Effect of 1,4-naphthoquinone aged black carbon on reactive oxygen species and DNA strand breaks in human bronchial epithelial cells

METHODS: In the study, 16HBE cells were exposed to BC/1,4-NQ, BC and 1,4-NQ at the concentrations of BC/1,4-NQ (10.0/0.2, 20.0/0.4, 40.0/0.8, 80.0/1.6, 160.0/3.2 mg/L), BC (10.0, 20.0, 40.0, 80.0, 160.0 mg/L), 1,4-NQ (0.2, 0.4, 0.8, 1.6, 3.2 mg/L) for 24, 48, and 72 h, respectively. Cytotoxicity was detected by cell count kit 8 (CCK-8) at the end point. Then the 16HBE cells were exposed to BC/1,4-NQ (20.0/0.4, 40.0/0.8, 80.0/1.6 mg/L), BC (20.0, 40.0, 80.0 mg/L), 1,4-NQ (0.4, 0.8, 1.6 mg/L) for 24 h. The reactive oxygen species (ROS) generation was determined via flow cytometry with DCFH-DA probe. Single cell gel electrophoresis (SCGE) assay was performed to evaluate genotoxicity by Olive tail moment (OTM) value.

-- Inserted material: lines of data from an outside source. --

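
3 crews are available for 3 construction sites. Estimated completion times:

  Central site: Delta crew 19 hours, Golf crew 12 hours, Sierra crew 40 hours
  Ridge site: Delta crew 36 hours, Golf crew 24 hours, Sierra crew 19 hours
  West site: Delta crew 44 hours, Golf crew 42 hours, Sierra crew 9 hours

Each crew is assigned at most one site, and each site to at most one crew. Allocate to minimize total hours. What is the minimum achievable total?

Treat this as an assignment problem: match each crew to one site.
Optimal: Delta crew→Central site (19 hours), Golf crew→Ridge site (24 hours), Sierra crew→West site (9 hours) — total 19+24+9 = 52 hours.
Min-entry greedy (repeatedly take the single cheapest remaining cell) gives 57 hours, worse by 5.
Next-best assignment: Delta crew→Ridge site, Golf crew→Central site, Sierra crew→West site = 57 hours.
Every other assignment is strictly worse.

Min total: 52 hours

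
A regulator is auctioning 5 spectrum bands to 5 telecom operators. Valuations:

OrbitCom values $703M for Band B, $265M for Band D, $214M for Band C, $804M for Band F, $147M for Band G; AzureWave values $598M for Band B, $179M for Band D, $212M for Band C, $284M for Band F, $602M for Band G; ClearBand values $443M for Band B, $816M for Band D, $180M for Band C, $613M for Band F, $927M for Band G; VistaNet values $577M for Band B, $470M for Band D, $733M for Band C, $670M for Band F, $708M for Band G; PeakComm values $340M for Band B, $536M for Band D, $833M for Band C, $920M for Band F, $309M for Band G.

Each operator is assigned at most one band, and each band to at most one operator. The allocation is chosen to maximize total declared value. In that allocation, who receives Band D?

ClearBand receives Band D.

Optimal: OrbitCom→Band B ($703M), AzureWave→Band G ($602M), ClearBand→Band D ($816M), VistaNet→Band C ($733M), PeakComm→Band F ($920M) — total 703+602+816+733+920 = $3774M.
Row-greedy (each operator in turn takes its best remaining band) gives $3295M, worse by 479.
Next-best assignment: OrbitCom→Band F, AzureWave→Band B, ClearBand→Band D, VistaNet→Band G, PeakComm→Band C = $3759M.
ClearBand's own top band is Band G ($927M), but forcing ClearBand→Band G and reassigning the rest optimally gives only $3632M — worse by 142.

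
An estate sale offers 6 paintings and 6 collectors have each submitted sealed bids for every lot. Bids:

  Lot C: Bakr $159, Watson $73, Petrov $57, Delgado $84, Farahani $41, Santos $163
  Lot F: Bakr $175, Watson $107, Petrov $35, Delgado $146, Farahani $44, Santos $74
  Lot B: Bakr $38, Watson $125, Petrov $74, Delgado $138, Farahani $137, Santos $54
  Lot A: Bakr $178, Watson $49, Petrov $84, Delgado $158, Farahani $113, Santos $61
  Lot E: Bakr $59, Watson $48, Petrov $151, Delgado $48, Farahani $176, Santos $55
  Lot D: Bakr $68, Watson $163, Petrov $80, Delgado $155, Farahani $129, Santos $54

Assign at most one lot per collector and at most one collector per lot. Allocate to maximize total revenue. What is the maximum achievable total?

This is the linear assignment problem.
Optimal: Bakr→Lot F ($175), Watson→Lot D ($163), Petrov→Lot E ($151), Delgado→Lot A ($158), Farahani→Lot B ($137), Santos→Lot C ($163) — total 175+163+151+158+137+163 = $947.
Max-entry greedy (repeatedly take the single best remaining cell) gives $900, worse by 47.
Next-best assignment: Bakr→Lot A, Watson→Lot D, Petrov→Lot E, Delgado→Lot F, Farahani→Lot B, Santos→Lot C = $938.
Every other assignment is strictly worse.

Maximum total: $947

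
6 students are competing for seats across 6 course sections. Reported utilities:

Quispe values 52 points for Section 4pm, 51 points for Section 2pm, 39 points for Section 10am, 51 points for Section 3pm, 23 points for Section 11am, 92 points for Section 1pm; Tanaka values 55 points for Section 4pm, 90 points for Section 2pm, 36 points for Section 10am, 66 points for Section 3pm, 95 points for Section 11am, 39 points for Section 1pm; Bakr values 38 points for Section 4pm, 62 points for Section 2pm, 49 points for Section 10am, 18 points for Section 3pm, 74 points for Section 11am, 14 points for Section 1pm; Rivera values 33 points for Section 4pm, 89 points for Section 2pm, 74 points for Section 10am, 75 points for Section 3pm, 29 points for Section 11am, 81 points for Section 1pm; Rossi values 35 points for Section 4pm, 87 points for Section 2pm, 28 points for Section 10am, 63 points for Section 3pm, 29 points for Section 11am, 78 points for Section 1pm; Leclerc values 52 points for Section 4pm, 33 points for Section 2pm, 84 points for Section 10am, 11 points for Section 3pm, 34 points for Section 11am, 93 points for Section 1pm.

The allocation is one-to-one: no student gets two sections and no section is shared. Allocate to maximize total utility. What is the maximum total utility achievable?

Maximum total: 471 points

This is the linear assignment problem.
Optimal: Quispe→Section 1pm (92 points), Tanaka→Section 11am (95 points), Bakr→Section 4pm (38 points), Rivera→Section 3pm (75 points), Rossi→Section 2pm (87 points), Leclerc→Section 10am (84 points) — total 92+95+38+75+87+84 = 471 points.
Row-greedy (each student in turn takes its best remaining section) gives 443 points, worse by 28.
Next-best assignment: Quispe→Section 1pm, Tanaka→Section 4pm, Bakr→Section 11am, Rivera→Section 3pm, Rossi→Section 2pm, Leclerc→Section 10am = 467 points.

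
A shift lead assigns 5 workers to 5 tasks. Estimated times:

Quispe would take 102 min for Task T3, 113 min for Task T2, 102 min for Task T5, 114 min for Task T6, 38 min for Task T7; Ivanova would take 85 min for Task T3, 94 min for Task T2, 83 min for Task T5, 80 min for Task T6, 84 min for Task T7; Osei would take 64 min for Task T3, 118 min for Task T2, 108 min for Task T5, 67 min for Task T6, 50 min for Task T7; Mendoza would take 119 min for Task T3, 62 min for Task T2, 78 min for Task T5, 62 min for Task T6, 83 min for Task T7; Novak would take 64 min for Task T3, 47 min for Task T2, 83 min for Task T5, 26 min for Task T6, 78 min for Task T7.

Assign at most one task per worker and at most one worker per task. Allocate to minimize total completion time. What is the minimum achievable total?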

RESULTS: Except for the concentration of 10.0/0.2 mg/L within the exposure time 24 h, the cell viabilities of BC/1,4-NQ were significantly lower than the control (P<0.05) within the exposure time 24-72 h, showing a dose-dependent cytotoxicity. Especially, BC/1,4-NQ showed greater cytotoxicity than BC single exposure, lower than 1,4-NQ at the concentration of BC/1,4-NQ≥80.0/1.6 mg/L. BC/1,4-NQ also showed greater ROS generation and OTM value than the control within the exposure time 24 h at each concentration (P<0.05). Especially, the ROS generation and OTM value of BC/1,4-NQ were greater than BC single exposure, lower than 1,4-NQ at the concentration of 80.0/1.6 mg/L (P<0.05).

CONCLUSION: BC/1,4-NQ can induce intracellular ROS generation, cytotoxicity and genotoxicity in 16HBE cells. And at high concentration, the intracellular ROS level, cytotoxicity and genotoxicity induced by BC/1,4-NQ were greater than those by BC single exposure, but lower than those by 1,4-NQ.

OBJECTIVE: To study the effect of 1,4-naphthoquinone aged black carbon (BC/1,4-NQ) on reactive oxygen species and DNA strand breaks in human bronchial epithelial cells (16HBE).